Component #2: Guangxi style Char Siu
Lean pork (瘦肉), 1kg.
Marinade:
Scallion, 100g.
Ginger (姜), 50g.
Garlic, 50g.
Star anise (八角), 3g/two pieces.
Sand ginger a.k.a. kencur (沙姜), 3g/12 pieces. Or equivalent amount dried galangal or ginger.
White peppercorns (白胡椒), 6g/1 tbsp.
Licorice root (甘草), 3g/3 pieces. Optional.
Cinnamon, 1g/third of a stick.
Salt, 10g/2tsp.
Sugar, 30g/2tbsp.
Soy sauce (生抽), 60g/third cup.
Dark soy sauce (老抽), 10g/2 tsp.
Water, 60g/quarter cup.
High proof alcohol (vodka, rum, baijiu, etc), 30g/quarter cup.
Red yeast rice powder (红曲粉), 4g/1tsp or 2 drops red food color or skip this.
Process:
Cut 1kg of lean pork into strips with the grain (we'll be slicing against the grain once finished).
Grind together the spices (3g/two pieces star anise, 3g/12 pieces sand ginger or equivalent dried galangal or ginger, 6g/1 tbsp white peppercorns, 3g/3 pieces licorice root - optional, 1g/third of a stick cinnamon). Rub together 100g scallion, 50g ginger, and 50g garlic until the scallion wilts a little. Add 10g/2tsp salt, 30g/2tbsp sugar, and spices, and continue to rub until the scallion's released much of its liquid. Add the remainder of the marinade ingredients (60g/third cup soy sauce, 10g/2 tsp dark soy sauce, 60g/quarter cup water, 30g/quarter cup high proof alcohol, 4g/1tsp red yeast rice powder (or 2 drops red food color or whatever), and massage that into the pork for ~5 minutes, or until your hands start to feel a little spicy from the ginger. Marinate for at least 24 hours, ideally 48.
Place the pork together with its marinade into a non-stick skillet, and over a medium high heat cook it down. This will take ~20 minutes or so, flip when needed. Cook until the pork is cooked through, then remove and rinse off any marinade. Pat dry.
Deep fry (or shallow fry) for one minute at 170C. If shallow frying, flip at the 30 second mark.
Put in the fridge for at least 30 minutes before slicing.
Component #3: Pork Bone Stock
Pork bones, 1kg. Ideally with a little meat still attached.
Aromatics:
Ginger, ~2 inches. Smashed.
Scallion, ~30g. Tied in a knot.
Water, 5L.
Process:
Blanch 1kg pork bones (ideally with a little meat still attached) for ~3 minutes, then rinse.
Add the blanched pork bones and aromatics (~2 inches smashed ginger, ~30g scallion tied in a knot) to a stock pot with 5L cool water. Bring up to a boil, skim, then down to a heavy simmer. Cover (with the lid ajar if you have a heavy lid), cook for at least three hours.

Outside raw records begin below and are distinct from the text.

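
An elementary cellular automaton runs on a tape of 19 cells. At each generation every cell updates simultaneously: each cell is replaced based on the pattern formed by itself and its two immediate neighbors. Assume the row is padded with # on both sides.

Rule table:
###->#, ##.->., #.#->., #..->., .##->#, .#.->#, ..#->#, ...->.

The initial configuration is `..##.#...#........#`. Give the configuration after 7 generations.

.##..#..##.......##
.#..##.##.......###
.#.##..#.......####
.#.#..##......#####
.#.#.##......######
.#.#.#......#######
.#.#.#.....########

.#.#.#.....########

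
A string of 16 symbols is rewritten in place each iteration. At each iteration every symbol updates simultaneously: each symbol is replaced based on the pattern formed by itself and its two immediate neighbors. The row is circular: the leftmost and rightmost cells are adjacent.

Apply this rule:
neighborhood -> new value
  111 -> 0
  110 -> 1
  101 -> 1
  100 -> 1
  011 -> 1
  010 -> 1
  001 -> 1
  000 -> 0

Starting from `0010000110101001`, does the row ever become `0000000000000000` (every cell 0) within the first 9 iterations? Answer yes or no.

yes

1111001111111111
0001111000000000
0011001100000000
0111111110000000
1100000011000000
1110000111100001
0011001100110011
1111111111111111
0000000000000000
all cells are 0 at iteration 9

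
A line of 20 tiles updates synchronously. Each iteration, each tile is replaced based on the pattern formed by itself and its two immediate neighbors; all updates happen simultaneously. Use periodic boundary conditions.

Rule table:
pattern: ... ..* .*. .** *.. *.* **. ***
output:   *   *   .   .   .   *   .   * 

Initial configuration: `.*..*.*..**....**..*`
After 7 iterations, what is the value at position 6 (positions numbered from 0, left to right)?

.

*..*.*..*...***...*.
..*.*..*..**.*..**.*
.*.*..*..*..*..*..*.
*.*..*..*..*..*..*..
.*..*..*..*..*..*..*
*..*..*..*..*..*..*.
..*..*..*..*..*..*.*
position 6 holds .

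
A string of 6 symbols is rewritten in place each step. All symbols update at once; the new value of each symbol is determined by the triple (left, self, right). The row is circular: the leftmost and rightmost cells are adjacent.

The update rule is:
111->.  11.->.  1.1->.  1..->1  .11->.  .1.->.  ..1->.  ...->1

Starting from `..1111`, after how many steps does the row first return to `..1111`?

1.....
.1111.
.....1
1111..
....1.
111..1
...1..
11..11
..1...
1..111
.1....
..1111

12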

Remove the aromatics and the pork. Store as you would stock (we use water bottles & freeze).
Assembly:
Per serving:
Dried rice noodles, 100g. The sort that you'd use for Pho. e.g. [Amazon link]
Seasoning:
Salt, ⅛ tsp.
Sugar, ⅛ tsp.
MSG (味精), ⅛ tsp.
White pepper powder, ⅛ tsp.
Sliced Char Siu, 40-50g.
Sliced scallion, ~1.5 tbsp.
Pickled bamboo shoots, ~1.5 tbsp.
Process:
Cook the rice noodles according to the package. Slice up a scallion or two.
Heat up the stock, re-heating the Char Siu slices in the soup (if your Char Siu was frozen). Assemble the above.